A classic triumph of anti-style over substance, the pre-Millennial Marilyn Manson was a satisfyingly threatening antidote to an era best known for its political indifference and pestiferous boy bands. Seminal albums such as Antichrist Superstar and Mechanical Animals will always remain among the brightest post-grunge beacons of the late 1990s.
But these high points were succeeded by a number of underwhelming releases, and the do-gooder jury that reluctantly took a sallow-skinned anti-hero to its heart is now baying for some overdue blood. With The High End Of Low, Manson isn’t quite as fretful as he was during his previous outing, Eat Me Drink Me, but he’s not exactly in full goose-stepping mode either.

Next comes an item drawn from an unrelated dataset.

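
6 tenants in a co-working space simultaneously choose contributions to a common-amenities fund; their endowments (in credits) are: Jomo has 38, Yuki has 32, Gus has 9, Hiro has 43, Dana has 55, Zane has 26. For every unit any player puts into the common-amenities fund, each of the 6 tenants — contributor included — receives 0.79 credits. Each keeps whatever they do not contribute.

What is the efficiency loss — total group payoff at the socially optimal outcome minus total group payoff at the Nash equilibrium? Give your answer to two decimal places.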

Manson’s obvious shtick has always been his shock value. But he has a problem; by virtue of being shocking then, he is simply not that shocking now. Manson was, for a period, this generation’s Gothic anti-Christ. A victim of his own success, Manson’s cadaverous charms are no longer as startling as they once were. Kids used to buy a Marilyn Manson record to rebel against their parents. Now, most parents breathe a sigh of relief if their offspring reach adulthood without a reliance on opiates, firearms or Calpol prescriptions. Whatever Manson is, he’s certainly more dilute than he’s ever been.
His stultifying image problem has coincided with drawn-out respites, another drawn-out respite disguised as a greatest hits compilation and a couple of below-par albums. This album sees Manson revisit past glories by reincorporating the Nine Inch Nails-esque industrial beats and textures he became synonymous with. Lyrically, the album is a curious mix of introspection, protestation and romantic reflection. Opening track Devour sees Manson desperately cry out: “And I’ll love you / if you let me!”
The mood hasn’t lifted much by the time we reache Four Rusted Horses, where Manson’s self-pity gets the better of him: “Everyone will come to my funereal / to make sure that I stay dead.” More conventional Manson tracks like Arma-Goddamn-Mutherfuckin-Geddon, Pretty As A Swastika and We’re From America do lift the album out of its near-constant gloom, but they don’t elicit the kind of reaction that Manson’s classic singles once did.
To make matters worse, the album’s lumpy midsection leaves you trawling through a number of indistinguishable and often overlong filler tracks. The return of Twiggy Ramirez has given things greater musical depth, but its classic-rock pretensions never quite meld with Manson’s irritating, throaty croon.
The High End Of Low is an attempt to resuscitate the Marilyn Manson brand. Despite his best efforts, Manson must be aware that no matter what he tries to do, he can’t be anything other than a slightly tired, cartoonish parody of what he once was. While this isn’t a bad album – and Manson diehards are likely to enjoy it quite a bit – there’s the sense that it may be an unwanted one.
If there was a way to separate Brian Warner from the menacing masquerade of Manson, history would probably look more kindly at this phase of his musical career. Combining the allure of the mad magician, the mirth of the crazy clown and the suspense of the ghost train, Marilyn Manson has and always will be an all-in-one circus act for Generation X. Perhaps the time is right for this circus to move on.